I have been trying hard to apply Christian and DR principles. I have found a wonderful church for me and my children. And I make it a point every evening at dinner to sit together - and make time for prayer. H idea of family time seemed to be involvement in the kids many extracurricular activities. H coaches S11 baseball team for 4 years now. He has also taken on additional responsibilites for the league including executive officer and treasurer - all just this recent season. Although I was proud of his involvement with the kids and our community - he is excellent with the ball players as a coach, and is well liked (and I told him so more than once). Just before he dropped the bomb on me I expressed how much I missed him. Then not long after that came his confession of an A with another mom whose son plays ball for H. I considered her a friend, we had lots of fun at the games and even outside of baseball. We even graduated high school together. But she was in an unhappy relationship herself - 17yr with a heavy drinker who was verbally abusive and controlling. Ironicly my H is also a big drinker, but he has always been a responsible , hardworking family man and never raised his voice or hands toward me.

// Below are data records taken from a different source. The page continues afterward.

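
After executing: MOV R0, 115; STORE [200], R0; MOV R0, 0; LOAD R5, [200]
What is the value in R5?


Register and memory trace:
  MOV R0, 115  → R0 = 115
  STORE [200], R0  → mem[200] = 115
  MOV R0, 0  → R0 = 0
  LOAD R5, [200]  → R5 = mem[200] = 115
Final: R5 = 115

115


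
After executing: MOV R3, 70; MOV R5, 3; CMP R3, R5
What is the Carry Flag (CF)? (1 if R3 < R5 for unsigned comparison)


Register state trace:
  MOV R3, 70  → R3 = 70
  MOV R5, 3  → R5 = 3
  CMP R3, R5  → unsigned 70 - 3: no borrow
  70 >= 3, so CF = 0
CF = 0

0


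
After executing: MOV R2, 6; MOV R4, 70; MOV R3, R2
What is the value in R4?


Register state trace:
  MOV R2, 6  → R2 = 6
  MOV R4, 70  → R4 = 70
  MOV R3, R2  → R3 = 6
Final: R4 = 70

70


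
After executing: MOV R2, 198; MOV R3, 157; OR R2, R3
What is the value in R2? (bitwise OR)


Register state trace:
  MOV R2, 198  → R2 = 198 (0b11000110)
  MOV R3, 157  → R3 = 157 (0b10011101)
  OR R2, R3   → R2 = 198 OR 157 = 223 (0b11011111)
Final: R2 = 223

223


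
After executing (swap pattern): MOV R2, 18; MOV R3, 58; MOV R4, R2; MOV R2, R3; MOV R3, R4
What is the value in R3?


Register state trace (swap pattern):
  MOV R2, 18  → R2 = 18
  MOV R3, 58  → R3 = 58
  MOV R4, R2  → R4 = 18  (save R2)
  MOV R2, R3  → R2 = 58  (R2 gets R3's value)
  MOV R3, R4  → R3 = 18  (R3 gets saved value)
Final: R3 = 18

18


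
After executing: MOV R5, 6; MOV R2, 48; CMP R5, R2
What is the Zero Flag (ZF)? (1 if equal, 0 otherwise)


Register state trace:
  MOV R5, 6  → R5 = 6
  MOV R2, 48  → R2 = 48
  CMP R5, R2  → computes 6 - 48 = -42
  Result is nonzero, so values are not equal
ZF = 0

0


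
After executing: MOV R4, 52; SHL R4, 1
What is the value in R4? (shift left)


Register state trace:
  MOV R4, 52  → R4 = 52
  SHL R4, 1  → R4 = 52 << 1 = 52 * 2^1 = 104
Final: R4 = 104

104


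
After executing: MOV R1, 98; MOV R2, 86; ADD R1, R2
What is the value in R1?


Register state trace:
  MOV R1, 98  → R1 = 98
  MOV R2, 86  → R2 = 86
  ADD R1, R2  → R1 = 98 + 86 = 184
Final: R1 = 184

184


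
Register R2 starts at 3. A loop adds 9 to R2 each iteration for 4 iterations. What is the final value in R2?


Starting value: R2 = 3
  Iter 1: R2 = 3 + 9 = 12
  Iter 2: R2 = 12 + 9 = 21
  Iter 3: R2 = 21 + 9 = 30
  Iter 4: R2 = 30 + 9 = 39
Final: R2 = 39

39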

I think OW was just waiting for her chance at him probably for quite some time - and she seized the opportunity.

I continued to attend games for the remainder of season with OW there. As hard as it was, I was upbeat, mingled with other families and watched my S do what he loves most - playing ball. OW was NOT going to deter me from that. Ive been seeing a personal trainer and I plan to join a recreational volleyball team and start some kickboxing as soon as my trainer approves it (I need to gain muscle and weight back before doing too much cardio). H and I have very little conversation or contact, but when we do, I do make it a point most of the time not to be overly available. As I explained in past posts, I am very passive and indecisive in nature, so my big 180 is to learn assertiveness. I am doing assertiveness training with T. I have had a few opportunities to use these skills on my H, which left him speechless. Im not sure yet if it really is working or if it is just pi%#ing him off. But assertiveness to me is very much like tough love - it must be done. Yet, I need to find the balance between that tough love and meeting those emotional needs of his at the same time. I am on my way out to see Fireproof, then I will stop at bookstore and look for the book you are recommending. Again, thank you for your support. May God keep us strong and steadfast.